The galley is the heartbeat of a smooth, efficient operation, says Linken D’Souza
In the days of old, sailors didn’t have the dining options that are available to today’s sea-goers. Salted, smoked or pickled fish would be washed down with wine and perhaps a dry biscuit if you were lucky. But, like the many other ways that cruise ships have reinvented ocean travel, mealtimes are now an opportunity for choice and decadence.
Consequently, dining is now one of the most important elements in a cruise holiday. In fact, in its 2017 Cruise Travel Report, Cruise Lines International Association found that fine dining plays a huge role in guests choosing a cruise instead of a land-based holiday. But how can cruise lines ensure they are meeting the nourishment needs of their passengers? Linken D’Souza, vice president of food and beverage at Royal Caribbean International, believes it all starts in the galley.
“The design of any galley onboard Royal Caribbean ships determines how smoothly our restaurants operate to efficiently produce a variety of fresh, high-quality dishes quickly and consistently,” he says. “Every galley must be strategically designed with the right flow, equipment and storage space for tools and ingredients. This is all influenced by the menu, type of dining experience and the restaurant’s location.”
The kitchen facilitates the creation of memorable meals, and a well-thought out space can transform good food into great food.

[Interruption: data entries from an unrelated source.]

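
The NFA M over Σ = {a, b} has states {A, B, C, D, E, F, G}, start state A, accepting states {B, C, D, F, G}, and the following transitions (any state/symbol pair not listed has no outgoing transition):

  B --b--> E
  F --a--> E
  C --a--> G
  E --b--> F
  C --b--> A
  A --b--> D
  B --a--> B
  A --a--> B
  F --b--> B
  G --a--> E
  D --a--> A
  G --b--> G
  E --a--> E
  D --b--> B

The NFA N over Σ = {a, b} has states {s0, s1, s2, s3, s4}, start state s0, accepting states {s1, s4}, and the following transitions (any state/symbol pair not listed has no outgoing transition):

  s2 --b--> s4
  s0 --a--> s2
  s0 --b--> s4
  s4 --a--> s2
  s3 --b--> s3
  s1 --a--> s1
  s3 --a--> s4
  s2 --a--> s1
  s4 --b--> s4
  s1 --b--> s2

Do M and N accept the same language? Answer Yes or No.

No

The string a is accepted by M but rejected by N.
So L(M) ≠ L(N).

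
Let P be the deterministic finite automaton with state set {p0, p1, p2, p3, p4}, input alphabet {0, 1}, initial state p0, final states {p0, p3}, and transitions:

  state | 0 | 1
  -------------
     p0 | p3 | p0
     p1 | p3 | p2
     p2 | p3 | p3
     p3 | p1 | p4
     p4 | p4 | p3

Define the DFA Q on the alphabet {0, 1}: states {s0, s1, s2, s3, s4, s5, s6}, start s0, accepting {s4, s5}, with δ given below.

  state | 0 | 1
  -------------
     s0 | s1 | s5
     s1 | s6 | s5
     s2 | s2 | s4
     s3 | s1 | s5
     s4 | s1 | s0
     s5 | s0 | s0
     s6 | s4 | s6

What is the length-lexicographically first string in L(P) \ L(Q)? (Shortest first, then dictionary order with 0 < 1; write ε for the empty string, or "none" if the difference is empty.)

ε

The empty string ε is accepted by P but not by Q.
Since ε is the unique shortest string, it is the required witness.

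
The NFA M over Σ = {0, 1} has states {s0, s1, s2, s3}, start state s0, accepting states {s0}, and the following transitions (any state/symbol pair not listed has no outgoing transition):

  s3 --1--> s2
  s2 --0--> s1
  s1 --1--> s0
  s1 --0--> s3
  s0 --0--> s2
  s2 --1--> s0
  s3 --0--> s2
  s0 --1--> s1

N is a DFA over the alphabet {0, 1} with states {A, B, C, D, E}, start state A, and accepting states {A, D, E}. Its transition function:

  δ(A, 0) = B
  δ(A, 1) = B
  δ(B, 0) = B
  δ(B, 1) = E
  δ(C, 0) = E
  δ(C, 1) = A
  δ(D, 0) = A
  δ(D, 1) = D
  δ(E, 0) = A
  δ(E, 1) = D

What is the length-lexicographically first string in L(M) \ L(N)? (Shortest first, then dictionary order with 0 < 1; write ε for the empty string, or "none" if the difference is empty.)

The string 0101 is accepted by M but not by N.
No shorter string lies in the difference, and 0101 is the lexicographically first length-4 string in L(M) \ L(N).

0101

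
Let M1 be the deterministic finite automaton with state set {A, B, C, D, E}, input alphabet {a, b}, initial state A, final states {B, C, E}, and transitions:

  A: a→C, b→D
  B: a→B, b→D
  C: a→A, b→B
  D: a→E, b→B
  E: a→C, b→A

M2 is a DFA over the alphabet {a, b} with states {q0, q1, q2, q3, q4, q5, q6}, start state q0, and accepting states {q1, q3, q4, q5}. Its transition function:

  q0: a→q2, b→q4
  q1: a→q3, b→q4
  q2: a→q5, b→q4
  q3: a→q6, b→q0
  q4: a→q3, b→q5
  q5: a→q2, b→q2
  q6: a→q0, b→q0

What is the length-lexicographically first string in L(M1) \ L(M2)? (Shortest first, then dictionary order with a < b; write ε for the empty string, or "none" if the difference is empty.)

The string a is accepted by M1 but not by M2.
No shorter string lies in the difference, and a is the lexicographically first length-1 string in L(M1) \ L(M2).

a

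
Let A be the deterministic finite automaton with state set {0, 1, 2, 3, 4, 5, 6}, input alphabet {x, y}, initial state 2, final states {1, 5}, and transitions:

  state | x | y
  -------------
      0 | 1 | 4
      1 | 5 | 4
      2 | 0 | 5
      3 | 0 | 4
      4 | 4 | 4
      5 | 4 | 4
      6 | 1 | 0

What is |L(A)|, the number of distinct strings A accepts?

3

The useful subgraph on states {0, 1, 2, 5} is acyclic, so L(A) is finite; the longest accepting path visits 4 useful states, giving maximum string length 3.
Counting accepting paths from 2 by length: 1 of length 1, 1 of length 2, 1 of length 3. Total 3.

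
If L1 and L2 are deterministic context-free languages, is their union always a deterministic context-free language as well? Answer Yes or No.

No

{aⁿbⁿ : n≥0} and {aⁿb²ⁿ : n≥0} are each accepted by a deterministic PDA (push the a's; pop one per b, respectively one per two b's), but their union U is not. Suppose a DPDA M accepted U. Being deterministic, M has a single run on aⁿb²ⁿ, and since aⁿbⁿ ∈ U that run passes through an accepting configuration right after consuming the prefix aⁿbⁿ and then goes on to accept again after n more b's. Build an ordinary (nondeterministic) PDA M′ that simulates M on a's and b's and, at any moment when M is in an accepting state, may switch to a second mode in which it reads only c's, feeding each c to M as a b; M′ accepts when M does. Then M′ accepts aⁱbʲcᵏ (k≥1) exactly when both aⁱbʲ ∈ U and aⁱbʲ⁺ᵏ ∈ U, and checking the four cases (i=j or j=2i, combined with j+k=i or j+k=2i) leaves only i=j=k: so L(M′) ∩ a*b*c⁺ = {aⁿbⁿcⁿ : n≥1} would be context-free, which it is not (pumping lemma) — contradiction. (The union is an unambiguous CFL; it is determinism, not unambiguity, that fails.)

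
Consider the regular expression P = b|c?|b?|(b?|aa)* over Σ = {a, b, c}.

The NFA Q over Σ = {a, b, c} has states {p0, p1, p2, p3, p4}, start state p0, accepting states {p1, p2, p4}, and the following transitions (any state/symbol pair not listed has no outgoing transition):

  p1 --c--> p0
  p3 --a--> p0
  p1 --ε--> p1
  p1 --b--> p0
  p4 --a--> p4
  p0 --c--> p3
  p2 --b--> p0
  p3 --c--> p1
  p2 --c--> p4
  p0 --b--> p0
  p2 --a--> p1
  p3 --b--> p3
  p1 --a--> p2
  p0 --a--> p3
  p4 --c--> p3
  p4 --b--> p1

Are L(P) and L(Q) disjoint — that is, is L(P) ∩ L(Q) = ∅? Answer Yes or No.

Converting the expression P to a DFA (subset construction, then merging equivalent states) gives the minimal DFA with states {r0, r1, r2, r3, r4}, start state r0, accepting states {r0, r2, r3} and transitions r0: a→r1, b→r2, c→r3; r1: a→r2, b→r4, c→r4; r2: a→r1, b→r2, c→r4; r3: a→r4, b→r4, c→r4; r4: a→r4, b→r4, c→r4.
Exploring the product automaton P × Q from the start pair (r0, p0), following both machines on each input symbol, reaches 9 state pairs: (r0, p0), (r1, p3), (r2, p0), (r3, p3), (r4, p3), (r4, p1), (r4, p0), (r4, p2), (r4, p4).
P accepts in {r0, r2, r3} and Q accepts in {p1, p2, p4}; no reachable pair has both components accepting, so no string drives both machines to acceptance simultaneously and L(P) ∩ L(Q) = ∅.
So no string is accepted by both, and the intersection is empty.

Yes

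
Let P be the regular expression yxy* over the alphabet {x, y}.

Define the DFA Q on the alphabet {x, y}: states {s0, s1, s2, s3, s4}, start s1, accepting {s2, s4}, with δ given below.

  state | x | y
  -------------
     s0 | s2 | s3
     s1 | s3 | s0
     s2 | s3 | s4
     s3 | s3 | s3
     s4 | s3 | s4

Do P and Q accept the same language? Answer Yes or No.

Yes

Converting the expression P to a DFA (subset construction, then merging equivalent states) gives the minimal DFA with states {p0, p1, p2, p3}, start state p0, accepting states {p3} and transitions p0: x→p1, y→p2; p1: x→p1, y→p1; p2: x→p3, y→p1; p3: x→p1, y→p3.
Exploring the product automaton P × Q from the start pair (p0, s1), following both machines on each input symbol, reaches 5 state pairs: (p0, s1), (p1, s3), (p2, s0), (p3, s2), (p3, s4).
P accepts in {p3} and Q accepts in {s2, s4}. In every reachable pair the two components are either both accepting — (p3, s2), (p3, s4) — or both non-accepting, so no string is accepted by exactly one of the machines: L(P) \ L(Q) and L(Q) \ L(P) are both empty.
Hence every string is accepted by P iff it is accepted by Q, and the two languages coincide.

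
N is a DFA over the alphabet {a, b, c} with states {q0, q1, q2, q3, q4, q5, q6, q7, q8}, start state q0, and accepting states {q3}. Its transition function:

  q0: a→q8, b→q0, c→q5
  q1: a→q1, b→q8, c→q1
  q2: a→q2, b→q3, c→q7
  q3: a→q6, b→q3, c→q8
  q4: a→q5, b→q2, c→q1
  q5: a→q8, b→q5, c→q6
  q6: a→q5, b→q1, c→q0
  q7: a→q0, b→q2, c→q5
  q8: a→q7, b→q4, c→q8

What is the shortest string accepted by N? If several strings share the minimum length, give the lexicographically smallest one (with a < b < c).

A breadth-first search from q0 reaches an accepting state first via the path q0 → q8 → q7 → q2 → q3 on input aabb.
No string of length < 4 is accepted (BFS exhausts all shorter strings without reaching an accepting state), and aabb is the lexicographically least accepting string of length 4.

aabb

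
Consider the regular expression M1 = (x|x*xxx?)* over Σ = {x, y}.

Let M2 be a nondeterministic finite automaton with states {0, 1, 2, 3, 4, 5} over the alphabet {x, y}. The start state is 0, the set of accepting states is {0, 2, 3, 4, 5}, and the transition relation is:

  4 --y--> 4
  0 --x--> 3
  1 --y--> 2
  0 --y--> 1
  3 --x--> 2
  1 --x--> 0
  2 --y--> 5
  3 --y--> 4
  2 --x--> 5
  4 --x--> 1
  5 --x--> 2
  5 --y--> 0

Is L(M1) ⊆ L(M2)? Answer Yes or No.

Converting the expression M1 to a DFA (subset construction, then merging equivalent states) gives the minimal DFA with states {r0, r1}, start state r0, accepting states {r0} and transitions r0: x→r0, y→r1; r1: x→r1, y→r1.
Exploring the product automaton M1 × M2 from the start pair (r0, 0), following both machines on each input symbol, reaches 10 state pairs: (r0, 0), (r0, 3), (r1, 1), (r0, 2), (r1, 4), (r1, 0), (r1, 2), (r0, 5), (r1, 5), (r1, 3).
M1 accepts in {r0} and M2 accepts in {0, 2, 3, 4, 5}. The reachable pairs whose M1-component is accepting are (r0, 0), (r0, 3), (r0, 2), (r0, 5); in each of them the M2-component is accepting too, so the product for L(M1) \ L(M2) (M1-component accepting, M2-component rejecting) has no reachable accepting pair and the difference is empty.
Hence every string in L(M1) is also in L(M2).

Yes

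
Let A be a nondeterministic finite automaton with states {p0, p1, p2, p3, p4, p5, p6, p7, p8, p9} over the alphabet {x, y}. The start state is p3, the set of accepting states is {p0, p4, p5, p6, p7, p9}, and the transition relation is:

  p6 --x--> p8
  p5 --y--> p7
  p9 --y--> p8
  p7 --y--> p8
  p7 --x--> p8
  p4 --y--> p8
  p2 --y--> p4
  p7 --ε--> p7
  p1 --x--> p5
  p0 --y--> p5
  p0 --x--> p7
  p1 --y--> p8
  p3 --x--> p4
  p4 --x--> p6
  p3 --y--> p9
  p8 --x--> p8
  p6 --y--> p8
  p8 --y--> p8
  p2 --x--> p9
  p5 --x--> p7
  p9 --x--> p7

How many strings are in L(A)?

4

The useful subgraph on states {p3, p4, p6, p7, p9} is acyclic, so L(A) is finite; the longest accepting path visits 3 useful states, giving maximum string length 2.
Counting accepting paths from p3 by length: 2 of length 1, 2 of length 2. Total 4.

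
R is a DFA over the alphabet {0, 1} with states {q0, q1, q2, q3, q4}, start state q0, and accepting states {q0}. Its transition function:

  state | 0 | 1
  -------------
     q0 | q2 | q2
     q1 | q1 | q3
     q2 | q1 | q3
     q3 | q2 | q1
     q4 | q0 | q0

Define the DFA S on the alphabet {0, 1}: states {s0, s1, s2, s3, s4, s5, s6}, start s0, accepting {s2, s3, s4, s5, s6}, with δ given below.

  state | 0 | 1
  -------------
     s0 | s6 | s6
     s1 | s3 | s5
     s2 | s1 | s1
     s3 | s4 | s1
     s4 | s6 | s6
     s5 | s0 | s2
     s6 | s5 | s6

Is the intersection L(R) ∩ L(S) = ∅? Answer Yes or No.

Exploring the product automaton R × S from the start pair (q0, s0), following both machines on each input symbol, reaches 17 state pairs: (q0, s0), (q2, s6), (q1, s5), (q3, s6), (q1, s0), (q3, s2), (q2, s5), (q1, s6), (q2, s1), (q1, s1), (q1, s3), (q3, s5), (q1, s4), (q3, s1), (q2, s0), (q1, s2), (q2, s3).
R accepts in {q0} and S accepts in {s2, s3, s4, s5, s6}; no reachable pair has both components accepting, so no string drives both machines to acceptance simultaneously and L(R) ∩ L(S) = ∅.
So no string is accepted by both, and the intersection is empty.

Yes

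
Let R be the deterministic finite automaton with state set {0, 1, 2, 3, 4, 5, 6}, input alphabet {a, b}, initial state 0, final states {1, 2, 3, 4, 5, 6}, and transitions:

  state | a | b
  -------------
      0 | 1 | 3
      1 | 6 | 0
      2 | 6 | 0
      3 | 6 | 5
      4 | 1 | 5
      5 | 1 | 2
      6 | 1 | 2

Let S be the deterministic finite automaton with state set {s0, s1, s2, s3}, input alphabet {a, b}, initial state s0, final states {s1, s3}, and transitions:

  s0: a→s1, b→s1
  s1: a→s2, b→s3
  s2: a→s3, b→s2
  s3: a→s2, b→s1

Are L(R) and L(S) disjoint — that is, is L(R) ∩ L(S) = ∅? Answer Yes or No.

The string a is accepted by both R and S.
Hence L(R) ∩ L(S) ≠ ∅.

No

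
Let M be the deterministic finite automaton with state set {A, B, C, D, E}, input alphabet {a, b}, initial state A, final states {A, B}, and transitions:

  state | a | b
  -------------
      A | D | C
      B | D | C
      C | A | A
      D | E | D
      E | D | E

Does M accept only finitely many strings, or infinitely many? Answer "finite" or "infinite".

State A is reachable from the start and can reach an accepting state, and it lies on the cycle A → C → A.
Traversing that cycle any number of times yields accepted strings of unbounded length, so the language is infinite.

infinite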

“The galley is the heartbeat of a smooth, efficient operation and, when combined with a crew that is second to none, it is a recipe for a wonderful experience,” D’Souza explains. “Dining together is a part of the cruise vacation experience that many of our guests cherish, and we pride ourselves on making those moments stand out. If designed well, the galley should be easy to use and enable our crew to exceed our guests’ expectations with faster service and greater consistency across quality, execution and presentation. It may sound simple, but it is often the simple things that make the difference.”
D’Souza also believes that the right hardware plays an important role in the perfect galley operation.
“For Royal Caribbean, no detail is too small,” he says. “Every tool, piece of equipment and product is purposefully chosen. Our large ovens and grills are integral to a smooth-running kitchen, and our large tables make it easier for kitchen staff to maintain quality while preparing and plating the huge volumes of food we deliver in a service. For example, our chefs and cooks prepare all our pastas and bread daily, and you’ll normally find a team preparing a variety of freshly baked goods around a large galley table all at once.”
The cruise line recently refurbished its 6,296-passenger Oasis of the Seas as part of a US$165 million amplification programme and debuted its first barbecue restaurant onboard.
“Portside BBQ serves up the real deal; it’s an authentic barbecue experience that combines the best-in-class styles from across the US,” D’Souza explains. “From smoked marbled brisket to turkey legs, the meat-packed menu we designed can only be cooked to perfection with the right, specialised equipment and style. It is for this reason that we constructed a dedicated galley, so our pit master can properly slow smoke every meat just right.”
This dedicated galley won’t be a unique sight on Oasis of the Seas though.
“Our guests have given Portside BBQ rave reviews, and we’re looking forward to introducing it onboard Allure of the Seas when she’s amplified and sets sail from Barcelona, Spain in May on week-long Western Mediterranean cruises.”